Francesco Falbo, Paolo Urciuoli
University of Rome "La Sapienza",
Title: Surgical therapy: a review and technological innovations
Biography
Biography: Francesco Falbo, Paolo Urciuoli
Abstract
Introduction. American Gastroenterologists Association 2008 guidelines suggests antireflux surgery to be reserved for patients with esophagitis and intolerance to PPI and patients with poor control of the gastro-esophageal reflux symptoms, especially regurgitation. Laparoscopic Nissen-Rossetti fundoplication has become the gold standard, being a well tolerated operations and considering its good outcome in terms of symptoms relief.
Laparoscopic Nissen-Rossetti fundoplication. In 1939 Rudolph Nissen improvised a fundoplication to protect an esophagogastric anastomosis. Some years later he performed this procedure to treat gastro-esophageal reflux disease and published the first description of the procedure in 1956. What we now call Nissen-Rossetti fundoplication is the result of the contribution by Nissen’s favourite pupil, Marco Rossetti. Nissen-Rossetti fundoplication consists in an extensive mobilization of the posterior wall of the stomach, which enables a loose wrap of the anterior wall to be used for the total wrap, without the division of the short gastric vessels. This procedure showed good results in term of post-operative dysphagia. With the extensive application of laparoscopic surgery during the 1990s, the volume of antireflux surgery increased. At the present time Nissen-Rossetti compare favorably in terms of mortality and morbidity with appendectomy and cholecystectomy.

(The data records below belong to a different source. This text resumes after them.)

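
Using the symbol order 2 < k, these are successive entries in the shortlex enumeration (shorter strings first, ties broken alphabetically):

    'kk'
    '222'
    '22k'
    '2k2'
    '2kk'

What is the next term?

The successor of 2kk increments the rightmost position that isn't already k and resets every position after it to 2.

k22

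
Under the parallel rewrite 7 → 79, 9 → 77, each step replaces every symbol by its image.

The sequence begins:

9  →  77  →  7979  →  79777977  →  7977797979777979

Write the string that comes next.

φ(7977797979777979) expands symbol-by-symbol to 79 77 79 79 79 77 79 77 79 77 79 79 79 77 79 77; joining the 16 pieces gives the next term.

79777979797779777977797979777977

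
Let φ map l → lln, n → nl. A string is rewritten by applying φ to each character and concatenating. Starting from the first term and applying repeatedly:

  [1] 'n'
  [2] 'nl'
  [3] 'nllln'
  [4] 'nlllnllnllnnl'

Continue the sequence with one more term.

φ(nlllnllnllnnl) expands symbol-by-symbol to nl lln lln lln nl lln lln nl lln lln nl nl lln; joining the 13 pieces gives the next term.

nlllnllnllnnlllnllnnlllnllnnlnllln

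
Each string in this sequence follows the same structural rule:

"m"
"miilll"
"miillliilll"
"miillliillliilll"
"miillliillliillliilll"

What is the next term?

Each term is the previous one with iilll appended.
Applying this once more to miillliillliillliilll:

miillliillliillliillliilll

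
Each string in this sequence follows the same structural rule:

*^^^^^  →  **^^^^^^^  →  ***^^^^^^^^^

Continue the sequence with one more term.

Each string has the form *^{n-1} ^^{2n+1}, where the shown terms are n = 2, 3, 4.
For the next term, n = 5, so the run lengths are 4, 11.

****^^^^^^^^^^^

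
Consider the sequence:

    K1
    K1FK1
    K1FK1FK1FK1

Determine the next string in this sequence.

s(k+1) = s(k)·F·s(k) — each term doubles the last with 'F' between the halves.
Doubling K1FK1FK1FK1 with 'F' between the halves:

K1FK1FK1FK1FK1FK1FK1FK1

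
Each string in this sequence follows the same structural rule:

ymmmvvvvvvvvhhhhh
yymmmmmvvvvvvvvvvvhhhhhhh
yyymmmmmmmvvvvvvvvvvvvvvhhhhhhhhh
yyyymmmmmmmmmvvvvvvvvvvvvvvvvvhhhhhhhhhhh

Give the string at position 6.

The n-th term is n-1 y's then 2n-1 m's then 3n+2 v's then 2n+1 h's, where the shown terms are n = 2, 3, 4, 5.
Setting n = 7 gives 6, 13, 23, 15 characters in each block.

yyyyyymmmmmmmmmmmmmvvvvvvvvvvvvvvvvvvvvvvvhhhhhhhhhhhhhhh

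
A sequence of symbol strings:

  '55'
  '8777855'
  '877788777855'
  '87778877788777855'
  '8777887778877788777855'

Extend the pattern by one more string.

877788777887778877788777855

The strings grow by a fixed prefix 87778 each time.
One more step from 8777887778877788777855 gives the answer.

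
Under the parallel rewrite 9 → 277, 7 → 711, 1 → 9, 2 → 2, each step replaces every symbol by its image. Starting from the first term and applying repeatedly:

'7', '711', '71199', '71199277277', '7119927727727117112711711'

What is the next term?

71199277277271171127117112711997119927119971199

Replace each of the 25 characters of 7119927727727117112711711 in place — 711 9 9 277 277 2 711 711 2 711 711 2 711 9 9 711 9 9 2 711 9 9 711 9 9 — and concatenate.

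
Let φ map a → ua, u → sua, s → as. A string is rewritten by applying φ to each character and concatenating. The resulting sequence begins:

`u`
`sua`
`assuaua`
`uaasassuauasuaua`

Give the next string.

Replace each of the 16 characters of uaasassuauasuaua in place — sua ua ua as ua as as sua ua sua ua as sua ua sua ua — and concatenate.

suauauaasuaasassuauasuauaassuauasuaua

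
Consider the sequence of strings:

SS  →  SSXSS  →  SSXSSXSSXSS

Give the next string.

s(k+1) = s(k)·X·s(k) — each term doubles the last with 'X' between the halves.
Doubling SSXSSXSSXSS with 'X' between the halves:

SSXSSXSSXSSXSSXSSXSSXSS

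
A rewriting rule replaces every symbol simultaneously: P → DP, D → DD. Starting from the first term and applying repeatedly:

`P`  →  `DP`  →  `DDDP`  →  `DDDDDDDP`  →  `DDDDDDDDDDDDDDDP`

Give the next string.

DDDDDDDDDDDDDDDDDDDDDDDDDDDDDDDP

Applying the rule to each of the 16 symbols of DDDDDDDDDDDDDDDP gives the pieces DD DD DD DD DD DD DD DD DD DD DD DD DD DD DD DP, which concatenate to the answer.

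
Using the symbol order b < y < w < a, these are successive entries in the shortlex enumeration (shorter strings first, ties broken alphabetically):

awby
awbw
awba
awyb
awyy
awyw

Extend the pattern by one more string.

Treat awyw as a base-4 numeral over the given alphabet and add one, carrying through any trailing a's.

awya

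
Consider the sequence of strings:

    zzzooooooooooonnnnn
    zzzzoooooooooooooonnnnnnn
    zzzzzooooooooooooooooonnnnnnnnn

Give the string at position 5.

Term n consists of n z's, followed by 3n+2 o's, followed by 2n-1 n's, where the shown terms are n = 3, 4, 5.
Setting n = 7 gives 7, 23, 13 characters in each block.

zzzzzzzooooooooooooooooooooooonnnnnnnnnnnnn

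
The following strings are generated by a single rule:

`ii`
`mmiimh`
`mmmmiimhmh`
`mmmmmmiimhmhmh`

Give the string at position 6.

mmmmmmmmmmiimhmhmhmhmh

s(k+1) = mm·s(k)·mh, so each term gains mm as a prefix and mh as a suffix.
From mmmmmmiimhmhmh, 2 further steps: mmmmmmiimhmhmh → mmmmmmmmiimhmhmhmh → (answer).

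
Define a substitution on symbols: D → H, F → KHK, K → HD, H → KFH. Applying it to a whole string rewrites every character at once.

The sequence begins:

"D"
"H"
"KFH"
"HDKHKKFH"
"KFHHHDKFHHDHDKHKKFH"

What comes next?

Rewriting the 19 symbols of KFHHHDKFHHDHDKHKKFH one by one yields HD KHK KFH KFH KFH H HD KHK KFH KFH H KFH H HD KFH HD HD KHK KFH; concatenated:

HDKHKKFHKFHKFHHHDKHKKFHKFHHKFHHHDKFHHDHDKHKKFH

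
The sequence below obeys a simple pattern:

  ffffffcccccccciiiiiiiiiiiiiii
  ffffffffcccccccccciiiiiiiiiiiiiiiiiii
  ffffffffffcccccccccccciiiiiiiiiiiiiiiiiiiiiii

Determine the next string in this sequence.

Term n consists of 2n f's, followed by 2n+2 c's, followed by 4n+3 i's, where the shown terms are n = 3, 4, 5.
For the next term, n = 6, so the run lengths are 12, 14, 27.

ffffffffffffcccccccccccccciiiiiiiiiiiiiiiiiiiiiiiiiii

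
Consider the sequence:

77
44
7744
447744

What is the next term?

Each term (from the third on) is the two preceding terms concatenated in order: term 3 = 77·44 = 7744.
So term 5 is 7744·447744.

7744447744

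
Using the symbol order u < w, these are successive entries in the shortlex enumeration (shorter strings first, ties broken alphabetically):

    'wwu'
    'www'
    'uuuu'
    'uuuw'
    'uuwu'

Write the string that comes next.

uuww

Find the rightmost character of uuwu below w, bump it to the next letter, and reset everything to its right to u.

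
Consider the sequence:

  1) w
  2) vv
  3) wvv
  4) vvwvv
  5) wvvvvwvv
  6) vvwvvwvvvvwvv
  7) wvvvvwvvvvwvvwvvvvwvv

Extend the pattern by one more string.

This is a Fibonacci-style word recurrence s(k) = s(k−2)·s(k−1): e.g. w·vv = wvv.
So term 8 is vvwvvwvvvvwvv·wvvvvwvvvvwvvwvvvvwvv.

vvwvvwvvvvwvvwvvvvwvvvvwvvwvvvvwvv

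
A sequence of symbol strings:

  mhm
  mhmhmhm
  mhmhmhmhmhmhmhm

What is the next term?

s(k+1) = s(k)·h·s(k) — each term doubles the last with 'h' between the halves.
So the next term is two copies of mhmhmhmhmhmhmhm with 'h' between the halves.

mhmhmhmhmhmhmhmhmhmhmhmhmhmhmhm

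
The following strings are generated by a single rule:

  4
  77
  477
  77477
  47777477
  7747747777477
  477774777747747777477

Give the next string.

From term 3 onward, concatenate the second-to-last term with the last: 4·77 = 477, 77·477 = 77477, …
The next term joins 7747747777477 and 477774777747747777477.

7747747777477477774777747747777477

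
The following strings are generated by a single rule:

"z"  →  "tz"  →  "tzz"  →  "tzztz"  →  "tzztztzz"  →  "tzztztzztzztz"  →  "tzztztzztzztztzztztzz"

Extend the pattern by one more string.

tzztztzztzztztzztztzztzztztzztzztz

Each term (from the third on) is the previous term followed by the one before it: term 3 = tz·z = tzz.
So term 8 is tzztztzztzztztzztztzz·tzztztzztzztz.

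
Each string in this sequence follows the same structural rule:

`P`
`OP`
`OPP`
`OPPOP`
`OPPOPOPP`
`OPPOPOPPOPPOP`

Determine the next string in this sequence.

From term 3 onward, concatenate the last term with the second-to-last: OP·P = OPP, OPP·OP = OPPOP, …
Continuing: OPPOPOPPOPPOP · OPPOPOPP gives term 7.

OPPOPOPPOPPOPOPPOPOPP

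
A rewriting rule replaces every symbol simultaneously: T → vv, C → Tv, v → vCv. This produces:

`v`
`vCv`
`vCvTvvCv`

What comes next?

Expanding vCvTvvCv: v→vCv, C→Tv, v→vCv, T→vv, v→vCv, v→vCv, C→Tv, v→vCv. Concatenated: vCv Tv vCv vv vCv vCv Tv vCv.

vCvTvvCvvvvCvvCvTvvCv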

Technological innovations. Where is antireflux surgery going from now on? First of all, robotic-assisted surgery. Although as of now robot-assisted surgery still has an unacceptable high cost for benign pathology, numerous studies are reporting comparable results in terms of outcomes versus laparoscopic surgery.
An interesting new device is LINX©, or Magnetic Sphincter Augmentation (MSA), a small flexible band of interlinked titanium beads with magnetic cores that works by restoring the continence of the lower esophageal sphincter. This device can be easily placed around the gastro-oesophageal junction in about 30 minutes.However it needs longer follow-up and has some limitation: it can’t be used in hiatal hernias larger than 3 cm, the safety and effectiveness of the LINX device has not been evaluated in patients with Barrett's esophagus or Grade C or D (LA classification) esophagitis and in patients with electrical implants such as pacemakers and defibrillators, or other metallic, abdominal implants.
Conclusions. LNR procedure should be considered the gold standard to treat patient with refractory GERD. 2013 UK REFLUX trial concluded that a surgical policy is probably cost-effective, considering LNR in a 5 years follow-up provided a better health-related quality of life compared with medical management. Waiting for a mininvasive techniques standardisation and long term follow up, patients should be aware of the safeness and feasibility of laparoscopic Nissen-Rossetti fundoplication.